Geçenlerde ilimizde ki kamu kurum ve kuruluşlarının yöneticilerinin bazılarında gördüğüm bir kaç yanlış tutuma değinmiştim. Bu makale büyük ilgiyle okundu. Özellikle bazı yöneticilerimizin “ Acaba burada dile getirilen yanlışlıkları biz de yapıyor muyuz?” diye kendilerini sorguladıklarını biliyorum.
Bu ve benzeri yanlış tutumlardan vazgeçilmesini dileyerek aynı minvalde bir iki konuya daha değinmek istiyorum. Gerçekten bazı yöneticilerimizde yanlış iki tutum gözlemliyorum. Şöyle ki;
Bazı yöneticilerimiz kendilerine yansıtılan sorunları çözme, talepleri yerine getirmeye veya çözemeyecekleri bir durum varsada açıkça söyleme yerine işi gereksiz yere uzatma yoluna gidiyorlar.

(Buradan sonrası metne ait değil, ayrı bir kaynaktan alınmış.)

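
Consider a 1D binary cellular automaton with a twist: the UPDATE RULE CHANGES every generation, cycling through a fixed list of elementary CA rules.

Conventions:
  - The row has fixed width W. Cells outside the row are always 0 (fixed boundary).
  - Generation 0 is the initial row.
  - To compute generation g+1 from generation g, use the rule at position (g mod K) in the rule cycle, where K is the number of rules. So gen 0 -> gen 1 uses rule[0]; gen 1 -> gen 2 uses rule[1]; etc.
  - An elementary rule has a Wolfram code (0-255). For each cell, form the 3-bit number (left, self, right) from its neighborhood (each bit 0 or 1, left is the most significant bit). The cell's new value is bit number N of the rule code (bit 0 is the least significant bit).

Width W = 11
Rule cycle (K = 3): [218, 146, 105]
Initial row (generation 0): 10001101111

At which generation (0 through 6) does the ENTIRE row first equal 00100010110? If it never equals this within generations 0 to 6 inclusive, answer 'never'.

Gen 0: 10001101111
Gen 1 (rule 218): 01011101111
Gen 2 (rule 146): 10001000110
Gen 3 (rule 105): 00100010110
Gen 4 (rule 218): 01010100111
Gen 5 (rule 146): 10000011010
Gen 6 (rule 105): 00111011100

Answer: 3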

Çözülebilecek bir sorun veya yerine getirilebilecek bir talepse hemen gereğini yap. Herhangi bir nedenle o isteğin yerine getirilmesi veya sorunun çözümü mümkün değilse de açıkça söyle. Ama böyle bir konuya vakıfım. Yetkili kişi talebi yerinde görünüyor gibi görünmesine rağmen bir türlü yerine getirmiyor. İnsanları bir beklenti içine sokmasın. En önemlisi de kendisini de yıpratmasın. Çünkü burada en fazla zararı yine o yönetici görür. Özetle yönetici açık ve net olmalıdır.

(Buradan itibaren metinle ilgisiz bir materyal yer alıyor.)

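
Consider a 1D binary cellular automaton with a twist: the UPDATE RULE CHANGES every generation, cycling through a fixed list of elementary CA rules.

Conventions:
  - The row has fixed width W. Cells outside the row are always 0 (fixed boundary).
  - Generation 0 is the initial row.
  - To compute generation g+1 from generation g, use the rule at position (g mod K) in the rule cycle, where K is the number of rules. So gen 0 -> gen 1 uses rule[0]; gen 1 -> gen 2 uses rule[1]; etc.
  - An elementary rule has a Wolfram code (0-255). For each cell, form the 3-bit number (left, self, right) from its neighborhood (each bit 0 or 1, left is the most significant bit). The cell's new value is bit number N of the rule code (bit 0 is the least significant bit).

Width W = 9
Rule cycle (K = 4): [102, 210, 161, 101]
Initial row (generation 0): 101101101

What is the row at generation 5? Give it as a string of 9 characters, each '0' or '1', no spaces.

Gen 0: 101101101
Gen 1 (rule 102): 110110111
Gen 2 (rule 210): 010010011
Gen 3 (rule 161): 000000000
Gen 4 (rule 101): 111111111
Gen 5 (rule 102): 000000001

Answer: 000000001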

Bütün bu yanlış tutumlardan daha önemli bir tutum daha var. Bazı yöneticilerimiz kurumları için ihtiyaç duyulan mal ve hizmetleri hiç bir prosedür uygulamaya ihtiyaç duymadan bir kişiden alma yoluna gidiyorlar. İş daha yarısında iken veya tamamlandığında yasal engeller çıkmaya başlıyor ya da o emri veren yöneticinin tayinin çıkması durumunda işler bir anda karışıyor.
Bir yanda o hizmeti yerine getiren veya malı veren vatandaş haklı olarak hakkını arıyor. Öbür yanda da ne yapacağını bilmeyen yetkililer. Geçmişte az da olsa bu şekilde bir çok örnek yaşandı. Bu şekilde yani bir vali yardımcısının söylemi ile Valiliğe iş yapan Hayrettin Tartar yirmi yıla yakın bir süre alacağının peşinde koştu.

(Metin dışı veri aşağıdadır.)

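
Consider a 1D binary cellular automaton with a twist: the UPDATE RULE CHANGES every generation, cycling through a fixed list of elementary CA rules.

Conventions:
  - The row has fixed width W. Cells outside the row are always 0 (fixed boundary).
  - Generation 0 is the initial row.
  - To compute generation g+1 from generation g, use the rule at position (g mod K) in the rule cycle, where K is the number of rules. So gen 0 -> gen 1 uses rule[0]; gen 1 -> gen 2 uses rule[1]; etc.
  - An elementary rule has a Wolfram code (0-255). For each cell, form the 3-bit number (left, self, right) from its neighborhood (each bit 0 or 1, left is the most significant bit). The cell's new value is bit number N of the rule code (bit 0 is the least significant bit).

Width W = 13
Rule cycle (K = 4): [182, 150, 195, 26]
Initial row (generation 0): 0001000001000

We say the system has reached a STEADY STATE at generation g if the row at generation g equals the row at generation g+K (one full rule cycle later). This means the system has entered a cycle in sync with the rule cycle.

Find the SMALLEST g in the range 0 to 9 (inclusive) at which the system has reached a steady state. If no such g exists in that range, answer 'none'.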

Ailesi perişan oldu. Maddi açıdan büyük sıkıntılar yaşadılar. Sonunda bir sonuç alamadan rahmete kavuştu. Allah rahmet eylesin. Geçmişte Milli Eğitim Müdürlüğünde de küçük ölçekli benzer bir olay yaşanmıştı. Yakın zamanda üniversitede yaşanan benzer olay yargıya taşınmış durumda.
Bu günlerde de benzer bir olay bir kurumunda yaşanmış. Emri veren yetkilinin tayini çıkmış. Şimdi herkes topu başkasına atıyor. Bakalım taraflar nasıl bir çözüm yolu bulacaklar?